Running the algorithm

Here is an implementation of the constraint system above using PuLP in Python. The code comes with a uniformly-sampled matrix representing 30 foods and 30 ingredients, the dimensions of which were meant to roughly represent a dolma party.
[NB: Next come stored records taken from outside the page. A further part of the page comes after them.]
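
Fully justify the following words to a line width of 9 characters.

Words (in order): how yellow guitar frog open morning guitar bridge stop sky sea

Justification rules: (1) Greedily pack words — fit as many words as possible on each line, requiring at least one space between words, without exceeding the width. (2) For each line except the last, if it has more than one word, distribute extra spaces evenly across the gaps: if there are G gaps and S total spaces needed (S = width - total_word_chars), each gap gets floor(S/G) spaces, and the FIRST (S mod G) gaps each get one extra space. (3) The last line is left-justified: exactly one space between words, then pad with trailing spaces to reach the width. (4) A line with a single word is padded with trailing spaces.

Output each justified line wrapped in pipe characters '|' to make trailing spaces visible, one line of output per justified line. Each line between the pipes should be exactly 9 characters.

Answer: |how      |
|yellow   |
|guitar   |
|frog open|
|morning  |
|guitar   |
|bridge   |
|stop  sky|
|sea      |

Derivation:
Line 1: ['how'] (min_width=3, slack=6)
Line 2: ['yellow'] (min_width=6, slack=3)
Line 3: ['guitar'] (min_width=6, slack=3)
Line 4: ['frog', 'open'] (min_width=9, slack=0)
Line 5: ['morning'] (min_width=7, slack=2)
Line 6: ['guitar'] (min_width=6, slack=3)
Line 7: ['bridge'] (min_width=6, slack=3)
Line 8: ['stop', 'sky'] (min_width=8, slack=1)
Line 9: ['sea'] (min_width=3, slack=6)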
For the readers to get a sense of the output of the algorithm, below is what you get when you tell the algorithm to split the foods in the 30 foods by 30 ingredients matrix (the one provided in the code) into 5 categories:

Result - Optimal solution found

Objective value:                0.00000000
Enumerated nodes:               2121
Total iterations:               113678
Time (CPU seconds):             21.71
Time (Wallclock seconds):       21.77

Option for printingOptions changed from normal to all
Total time (CPU seconds):       21.73   (Wallclock seconds):       21.80

Objective (S_max - S_min): 0.0

Category 0:
  Food 0
  Food 3
  Food 4
  Food 13
  Food 16
  Food 18
  Rule:
    NOT Ingredient 0
    NOT Ingredient 1
    HAS Ingredient 3
    HAS Ingredient 27

Category 1:
  Food 1
  Food 6
  Food 7
  Food 11
  Food 21
  Food 24
  Rule:
    HAS Ingredient 8
    HAS Ingredient 20
    HAS Ingredient 21
    NOT Ingredient 23

Category 2:
  Food 2
  Food 17
  Food 19
  Food 20
  Food 26
  Food 27
  Rule:
    HAS Ingredient 0
    HAS Ingredient 7
    HAS Ingredient 18
    HAS Ingredient 23

Category 3:
  Food 5
  Food 9
  Food 12
  Food 22
  Food 28
  Food 29
  Rule:
    HAS Ingredient 1
    HAS Ingredient 3
    NOT Ingredient 7

Category 4:
  Food 8
  Food 10
  Food 14
  Food 15
  Food 23
  Food 25
  Rule:
    NOT Ingredient 3
    NOT Ingredient 18

Conclusion

For the 30 by 30 matrix, the runtime was around 22 seconds on my laptop. While this runtime is acceptable, increasing the parameters even slightly leads to much longer runtimes, which is not that surprising for linear programming. A next step could be to explore some heuristics – the current algorithm looks for the optimal solution.

Acknowledgements

Venn diagram of four ellipses with all 15 possible intersections by RupertMillard, taken from here. Changes were made.
Thanks to Claude and ChatGPT for making my life easier in the linear programming part. They did give me a few good suggestions, which saved me time. I also considered their opinions when deciding which strategy to pursue to solve the problem.
The code was mostly generated by AI, and has my stamp of approval. Once I finalized the equations, I asked Claude/ChatGPT to generate PuLP code representing them. Thanks to AI, we humans have more time to work on hard tasks because we now spend less time with easier but tedious tasks.